In our case, the watchdog should be influenced by applications, so that the board can reset if our application hangs.

These are the running processes:

1 root     init
2 root     [kthreadd]
3 root     [ksoftirqd/0]
4 root     [watchdog/0]
5 root     [events/0]
6 root     [khelper]
63 root     [kblockd/0]
72 root     [ksuspend_usbd]
78 root     [khubd]
85 root     [kmmcd]
107 root     [pdflush]
108 root     [pdflush]
109 root     [kswapd0]
110 root     [aio/0]
740 root     [mtdblockd]
828 root     [rpciod/0]
982 root     [jffs2_gcd_mtd10]
1003 root     /sbin/udevd -d
1145 daemon   portmap
1158 dbus     dbus-daemon --system
1178 root     /usr/sbin/ifplugd -i eth0 -fwI -u0 -d5 -l -q
1190 root     /usr/sbin/ifplugd -i eth1 -fwI -u0 -d5 -l -q
1221 default  avahi-daemon: running [SP14.local]
1226 root     /usr/sbin/dropbear
1246 root     /root/bin/host_app
1254 root     /root/bin/mini_httpd -c *.cgi -d /root/bin -u root -E /root/bin/
1256 root     -sh
1257 root     /sbin/syslogd -n -m 0
1258 root     /sbin/klogd -n
1259 root     /usr/bin/tail -f /var/log/messages
1265 root     ps -e

We are using the watchdog for soft lockups available in kernel-2.6.25-ts.at91sam9g20/kernel/softlockup.c

5

5 Answers

18
votes

If you enabled the watchdog driver in your kernel, the watchdog driver sets up a kernel timer, in charge of resetting the watchdog. The corresponding code is here. So it works like this:

If no application opens the /dev/watchdog file, then the kernel takes care of resetting the watchdog. Since it is a timer, it won't appear as a dedicated kernel thread, but handled by the soft IRQ thread. Now, if an application opens this file, it becomes responsible of the watchdog, and can reset it by writing to the file, as documented by the documentation linked in Richard's post.

Is the watchdog driver configured in your kernel? If not, you should configure it, and see if the reset still happens. If it still happens, it is likely that your reset comes from somewhere else.

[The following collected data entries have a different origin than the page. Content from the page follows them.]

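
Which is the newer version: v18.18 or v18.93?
v18.93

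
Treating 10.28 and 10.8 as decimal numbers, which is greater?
10.8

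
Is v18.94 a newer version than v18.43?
Yes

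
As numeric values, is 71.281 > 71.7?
False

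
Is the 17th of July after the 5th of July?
Yes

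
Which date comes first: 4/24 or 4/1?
4/1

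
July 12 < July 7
False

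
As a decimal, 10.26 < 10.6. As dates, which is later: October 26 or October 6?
October 26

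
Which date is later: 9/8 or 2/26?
9/8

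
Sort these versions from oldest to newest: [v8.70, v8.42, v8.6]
[v8.6, v8.42, v8.70]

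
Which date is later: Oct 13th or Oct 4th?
Oct 13th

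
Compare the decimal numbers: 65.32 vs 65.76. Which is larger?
65.76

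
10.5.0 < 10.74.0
True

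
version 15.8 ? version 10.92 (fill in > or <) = >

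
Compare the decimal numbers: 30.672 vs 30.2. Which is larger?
30.672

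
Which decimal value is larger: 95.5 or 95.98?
95.98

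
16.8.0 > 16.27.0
False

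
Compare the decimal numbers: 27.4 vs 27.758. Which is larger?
27.758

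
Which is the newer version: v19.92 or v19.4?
v19.92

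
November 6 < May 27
False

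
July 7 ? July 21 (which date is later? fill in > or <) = <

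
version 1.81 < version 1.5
False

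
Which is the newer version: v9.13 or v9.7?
v9.13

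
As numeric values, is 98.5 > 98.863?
False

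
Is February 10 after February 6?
Yes. Day 10 comes after day 6 in February — this is a date comparison, not a decimal one (the decimal 2.10 would be smaller than 2.6).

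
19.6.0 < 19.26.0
True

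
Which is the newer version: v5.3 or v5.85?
v5.85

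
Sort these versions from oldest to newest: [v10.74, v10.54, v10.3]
[v10.3, v10.54, v10.74]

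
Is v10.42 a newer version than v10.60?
No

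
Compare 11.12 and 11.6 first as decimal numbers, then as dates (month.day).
As decimals: 11.12 < 11.6. As dates: 11/12 is later than 11/6 (day 12 > day 6).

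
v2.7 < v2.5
False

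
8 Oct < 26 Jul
False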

If your kernel is too old to have a proper watchdog driver (not present in 2.6.25) you should backport it from 2.6.28. Or you can try to disable the watchdog in your bootloader and see if the reset still occurs.

7
votes

In July 2016 a commit in the 4.7 kernel to watchdog_dev.c enabled the same behavior as shodanex's answer for all watchdog timer drivers. This doesn't seem to be documented anywhere other than this thread and the source code.

/*
* A worker to generate heartbeat requests is needed if all of the
* following conditions are true.
* - Userspace activated the watchdog.
* - The driver provided a value for the maximum hardware timeout, and
*   thus is aware that the framework supports generating heartbeat
*   requests.
* - Userspace requests a longer timeout than the hardware can handle.
*
* Alternatively, if userspace has not opened the watchdog
* device, we take care of feeding the watchdog if it is
* running.
*/

return (hm && watchdog_active(wdd) && t > hm) ||
       (t && !watchdog_active(wdd) && watchdog_hw_running(wdd));
6
votes

This may give you a hint: http://www.mjmwired.net/kernel/Documentation/watchdog/watchdog-api.txt

It makes perfect sense to have a user space daemon handling the watchdog. It probably defaults to a 15 minute timeout.

2
votes

we had a similar problem regarding WDT on AT91SAM9263. Problem was with bit 29 WDIDLEHLT of WDT_MR (Address: 0xFFFFFD44) register. This bit was set to 1 but it should be 0 for our application needs.

Bit explanation from datasheet documentation:

• WDIDLEHLT: Watchdog Idle Halt

  1. 0: The Watchdog runs when the system is in idle mode.
  2. 1: The Watchdog stops when the system is in idle state.

This means that WDT counter does not increment when kernel is in idle state, hence the 15 or more delay until reset happens.

You can try "dd if=/dev/zero of=/dev/null" which will prevent kernel from entering idle state and you should get a reset in 16 seconds (or whatever period you have set in WDT_MR register).

So, the solution is to update u-boot code or other piece of code that sets WDT_MR register. Remember this register is write once...

0
votes

Wouldn't the kernel be refreshing the watchdog timer? The watchdog is designed to reset the board if the whole system hangs, not just a single application.